With the economic globalization and highly competitive business environment, the supplier selection problem is one of the most important issues in the supper chain management, which directly impact on the manufactures’ performance. From this perspective, developing and extending a new supplier selection decision-making method have primary significance. Though many fuzzy MADM methods have been used to supplier selection problem, all these methods cannot consider the decision maker’s fuzzy preference relations with incomplete information, and also cannot solve the fuzzy group decision-making problems. So this work has focused on the group decision making under interval type-2 fuzzy environment for a supplier selection using the classical linear programming technique.

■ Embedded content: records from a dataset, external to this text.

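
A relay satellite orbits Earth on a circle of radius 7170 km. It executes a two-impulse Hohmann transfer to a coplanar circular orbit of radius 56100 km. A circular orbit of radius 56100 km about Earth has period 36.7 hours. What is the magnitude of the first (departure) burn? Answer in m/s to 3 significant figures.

Δv₁ = 2480 m/s

From Kepler's third law T² = 4π²r³/μ at r = 56100 km, T = 36.7 hours = 36.7 × 3600 s = 1.3212×10^5 s: μ = 4π²r³/T² = 3.99311×10^5 km³/s².
The Hohmann ellipse has a_t = (r₁ + r₂)/2 = 31635 km.
On the circular orbit at r = 7170 km, v_c = √(μ/r) = 7.463 km/s.
Vis-viva on the transfer ellipse at r = 7170 km gives v_t = √[μ(2/r − 1/a_t)] = 9.938 km/s.
Δv₁ = |v_t − v_c| = |9.938 − 7.463| = 2.475 km/s.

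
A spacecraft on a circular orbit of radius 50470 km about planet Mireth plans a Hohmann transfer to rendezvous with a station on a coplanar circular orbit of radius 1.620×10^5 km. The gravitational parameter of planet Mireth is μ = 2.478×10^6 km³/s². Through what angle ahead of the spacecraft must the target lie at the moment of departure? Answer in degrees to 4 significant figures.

φ = 84.41°

Semi-major axis of the transfer orbit: a_t = (50470 + 1.620×10^5)/2 = 1.06235×10^5 km.
The half-period of the transfer ellipse is t = π√(a_t³/μ) = 69104 s.
The target's mean motion on its circular orbit is ω₂ = √(μ/r₂³) = 2.4142×10^-5 rad/s.
Angle swept by the target during transfer: ω₂·t = 1.6683 rad = 95.59°.
The spacecraft traverses 180° on the transfer ellipse, so the target must lead by 180° − 95.59° = 84.41°.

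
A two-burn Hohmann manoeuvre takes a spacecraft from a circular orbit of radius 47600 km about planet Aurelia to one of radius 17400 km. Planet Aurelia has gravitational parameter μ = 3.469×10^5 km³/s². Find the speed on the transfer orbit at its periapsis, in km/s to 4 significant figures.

Semi-major axis of the transfer orbit: a_t = (47600 + 17400)/2 = 32500 km.
At periapsis, r = 17400 km.
Vis-viva: v = √[μ(2/r − 1/a_t)] = √[3.469×10^5 × (2/17400 − 1/32500)] = 5.404 km/s.

v = 5.404 km/s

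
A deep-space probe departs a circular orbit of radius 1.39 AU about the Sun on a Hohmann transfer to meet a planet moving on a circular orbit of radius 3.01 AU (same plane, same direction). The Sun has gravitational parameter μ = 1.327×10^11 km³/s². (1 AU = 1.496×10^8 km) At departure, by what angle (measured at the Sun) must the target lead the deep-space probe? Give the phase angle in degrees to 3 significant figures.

φ = 67.5°

In km: r₁ = 1.39 × 1.496×10^8 = 2.07944×10^8 km; r₂ = 3.01 × 1.496×10^8 = 4.50296×10^8 km.
The Hohmann ellipse has a_t = (r₁ + r₂)/2 = 3.2912×10^8 km.
The half-period of the transfer ellipse is t = π√(a_t³/μ) = 5.149×10^7 s.
The target's mean motion on its circular orbit is ω₂ = √(μ/r₂³) = 3.812×10^-8 rad/s.
Angle swept by the target during transfer: ω₂·t = 1.963 rad = 112.5°.
The deep-space probe traverses 180° on the transfer ellipse, so the target must lead by 180° − 112.5° = 67.5°.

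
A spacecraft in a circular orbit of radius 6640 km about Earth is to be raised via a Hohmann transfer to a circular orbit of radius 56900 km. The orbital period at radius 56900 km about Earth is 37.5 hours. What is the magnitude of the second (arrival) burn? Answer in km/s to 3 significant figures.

From Kepler's third law T² = 4π²r³/μ at r = 56900 km, T = 37.5 hours = 37.5 × 3600 s = 1.350×10^5 s: μ = 4π²r³/T² = 3.99052×10^5 km³/s².
Semi-major axis of the transfer orbit: a_t = (6640 + 56900)/2 = 31770 km.
On the circular orbit at r = 56900 km, v_c = √(μ/r) = 2.64825 km/s.
Vis-viva on the transfer ellipse at r = 56900 km gives v_t = √[μ(2/r − 1/a_t)] = 1.21069 km/s.
Δv₂ = |v_t − v_c| = |1.21069 − 2.64825| = 1.438 km/s.

Δv₂ = 1.44 km/s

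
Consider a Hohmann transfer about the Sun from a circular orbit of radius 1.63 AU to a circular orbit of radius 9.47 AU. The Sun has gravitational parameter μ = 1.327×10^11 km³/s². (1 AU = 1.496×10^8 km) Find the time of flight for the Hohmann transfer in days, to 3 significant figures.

In km: r₁ = 1.63 × 1.496×10^8 = 2.43848×10^8 km; r₂ = 9.47 × 1.496×10^8 = 1.416712×10^9 km.
Transfer-ellipse semi-major axis a_t = (r₁ + r₂)/2 = (2.43848×10^8 + 1.416712×10^9)/2 = 8.3028×10^8 km.
Half the transfer-orbit period gives t = π√(a_t³/μ) = 2.063×10^8 s.
Converting: 2.063×10^8 s ÷ 86400 s/day = 2390 days.

t = 2390 days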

LINMAP method is a useful linear programming technique to solve the MAGDM problems, especially in the situation where the DMs’ preference relations are taken into consideration. In this paper, we have extended the LINMAP method to handle MAGDM problems under interval type-2 fuzzy environment, in which all the preference relation information provided by DMs is represented by IT2FSs, and the weights of attributes are incompletely known. First, we have defined a new distance and the weighted distances based on the centroid interval KM algorithm between IT2FSs, and further construct a linear programming (LP) model according to the group decision consistency and inconsistency index with the incomplete preference relations. Then, we develop a LINMAP-based MAGDM method within IT2FSs; in this method, we can utilize the optimization technique to generate the optimal attribute vector and the positive ideal solution, and use the Copeland’s social choice function to derive the ranking order of alternatives and obtain the best alternative(s) for the group. Finally, we use a real supplier selection example to illustrate the proposed method, and make a comparison analysis with the T1-LINMAP method; the result shows that the proposed method is more general and flexible than T1-LINMAP method and easy to be applied and spread.

In the future, we will continue our work to extend the proposed method to solve general type-2 fuzzy (GT2F) MAGDM problems and further consider some behavior and risk factors in actual decision-making problems, and give its applications to supplier selection under a variety of uncertainty environments. In addition, how to effectively solve the type-2 fuzzy linear programming model and make a sensitivity analysis are two critical issues to impact the validity of the proposed method, which will be considered in the future research.